Think twice before cutting back on fertilizer rates this spring.
“With canola prices having backed off of last spring’s highs and fertilizer prices remaining relatively high, growers might be tempted to shave fertilizer rates in order to reduce costs,” says Canola Council of Canada senior agronomy specialist John Mayko. “But canola growers who cut fertilizer rates may end up cutting their profits.”
With higher-than-average canola prices, the opportunity for good returns is solid; however, growers will need to use generous rates of nitrogen to achieve optimum net returns. Nutrients such as phosphorus and sulphur will also need to be at adequate levels to optimize yields.

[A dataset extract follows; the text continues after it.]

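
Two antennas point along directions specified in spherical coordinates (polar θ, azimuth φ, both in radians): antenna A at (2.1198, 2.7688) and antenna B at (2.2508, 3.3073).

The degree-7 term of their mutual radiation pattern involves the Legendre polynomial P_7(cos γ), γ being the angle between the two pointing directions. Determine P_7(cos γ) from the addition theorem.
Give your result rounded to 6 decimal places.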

“Today’s hybrids need adequate nitrogen to optimize the yield potential of the hybrid genetics,” says Mayko. “Although it is important to pencil out the potential profit situation for each farm, consider this: With canola at $9/bu. and nitrogen costing approximately 60 cents per pound, for every 10 lbs. of nitrogen applied, it will only take a three-quarter-bushel gain per acre to recover that
cost. Any yield above this gain is profit.”

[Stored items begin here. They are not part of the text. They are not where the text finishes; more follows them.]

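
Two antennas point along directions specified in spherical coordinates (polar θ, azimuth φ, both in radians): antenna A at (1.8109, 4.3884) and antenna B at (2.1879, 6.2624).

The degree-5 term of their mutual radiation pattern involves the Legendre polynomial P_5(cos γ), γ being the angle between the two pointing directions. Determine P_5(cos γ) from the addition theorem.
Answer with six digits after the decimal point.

-0.177068

Addition theorem: P_5(cos γ) = (4π/11) Σ_m Y*_{lm}(Ω₁) Y_{lm}(Ω₂), m = −5…5:
  m=-5: Y*=(-0.400787, 0.019714)  Y=(0.166558, 0.017372)  product (-0.067097, -0.003679)
  m=-4: Y*=(-0.084313, 0.299009)  Y=(-0.374449, -0.031204)  product (0.040901, -0.109333)
  m=-3: Y*=(-0.128583, -0.087748)  Y=(0.377171, 0.023549)  product (-0.046431, -0.036124)
  m=-2: Y*=(-0.251729, 0.190564)  Y=(-0.002995, -0.000125)  product (0.000778, -0.000539)
  m=-1: Y*=(-0.027280, -0.081233)  Y=(-0.348190, -0.007238)  product (0.008911, 0.028482)
  m=+0: Y*=(-0.312679, -0.000000)  Y=(0.093128, 0.000000)  product (-0.029119, -0.000000)
  m=+1: Y*=(0.027280, -0.081233)  Y=(0.348190, -0.007238)  product (0.008911, -0.028482)
  m=+2: Y*=(-0.251729, -0.190564)  Y=(-0.002995, 0.000125)  product (0.000778, 0.000539)
  m=+3: Y*=(0.128583, -0.087748)  Y=(-0.377171, 0.023549)  product (-0.046431, 0.036124)
  m=+4: Y*=(-0.084313, -0.299009)  Y=(-0.374449, 0.031204)  product (0.040901, 0.109333)
  m=+5: Y*=(0.400787, 0.019714)  Y=(-0.166558, 0.017372)  product (-0.067097, 0.003679)
Total Σ_m = (-0.154996, -0.000000). Multiply by 1.142397: (-0.177068, -0.000000). P_5(cos γ) = -0.177068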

Research conducted by Agriculture and Agri-Food Canada and Westco Fertilizer indicates improved nitrogen response curves for hybrid varieties compared to open-pollinated varieties. That means for
a given rate of nitrogen, hybrids typically yield better than open-pollinated varieties. However, to achieve the full genetic potential of current hybrid varieties, greater amounts of nitrogen fertilizer are required.

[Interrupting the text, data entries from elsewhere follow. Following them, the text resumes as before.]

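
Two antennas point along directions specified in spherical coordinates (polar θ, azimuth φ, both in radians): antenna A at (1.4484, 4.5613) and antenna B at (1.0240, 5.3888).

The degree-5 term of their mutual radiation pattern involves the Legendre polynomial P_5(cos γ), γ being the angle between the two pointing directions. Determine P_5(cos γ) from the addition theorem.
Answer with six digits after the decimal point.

Addition theorem: P_5(cos γ) = (4π/11) Σ_m Y*_{lm}(Ω₁) Y_{lm}(Ω₂), m = −5…5:
  m=-5: -0.306489-0.325422i × -0.050267-0.204997i = -0.051304+0.079187i  (running Σ = -0.051304+0.079187i)
  m=-4: +0.143090-0.098811i × -0.368287-0.171563i = -0.069651+0.011842i  (running Σ = -0.120955+0.091029i)
  m=-3: -0.128245-0.263288i × -0.277103+0.136751i = +0.071542+0.055420i  (running Σ = -0.049413+0.146449i)
  m=-2: +0.185894-0.057948i × +0.026272-0.118611i = -0.001990-0.023572i  (running Σ = -0.051403+0.122878i)
  m=-1: -0.038085-0.250148i × -0.214084-0.266690i = -0.058559+0.063709i  (running Σ = -0.109961+0.186587i)
  m=0: +0.199480-0.000000i × +0.041354+0.000000i = +0.008249+0.000000i  (running Σ = -0.101712+0.186587i)
  m=1: +0.038085-0.250148i × +0.214084-0.266690i = -0.058559-0.063709i  (running Σ = -0.160271+0.122878i)
  m=2: +0.185894+0.057948i × +0.026272+0.118611i = -0.001990+0.023572i  (running Σ = -0.162260+0.146449i)
  m=3: +0.128245-0.263288i × +0.277103+0.136751i = +0.071542-0.055420i  (running Σ = -0.090718+0.091029i)
  m=4: +0.143090+0.098811i × -0.368287+0.171563i = -0.069651-0.011842i  (running Σ = -0.160369+0.079187i)
  m=5: +0.306489-0.325422i × +0.050267-0.204997i = -0.051304-0.079187i  (running Σ = -0.211673+0.000000i)
Accumulated sum -0.211673+0.000000i; after 4π/(2l+1) scaling, -0.241815+0.000000i ⇒ P_5 = -0.241815

-0.241815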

With phosphorus (P) fertilizer prices remaining high, growers
might be considering cutting back. However, P rates must be adequate to ensure proper early-season plant development in canola. If growers have been applying moderate to high rates of P in recent years, an option to consider is replacing some of this year’s P fertilizer with JumpStart seed inoculant.
Growers with low-to medium-P levels in their soil should apply at least 15 to 20 lbs./ac. of seed-placed or side-banded phosphate. This is important, especially in early-seeding situations, when soils are often cool.
Sulphur (S) rates also need to be adequate across all areas of the field. Because of the inherent variability of S in many fields, an application of 15 to 20 lbs./ac. of S as ammonium sulphate is recommended, especially if S is only applied to a rotation in the canola year.
Soil testing is the only way to truly evaluate the nutrient status of a field and should be considered as a tool for making the right decision on applying fertilizer this spring.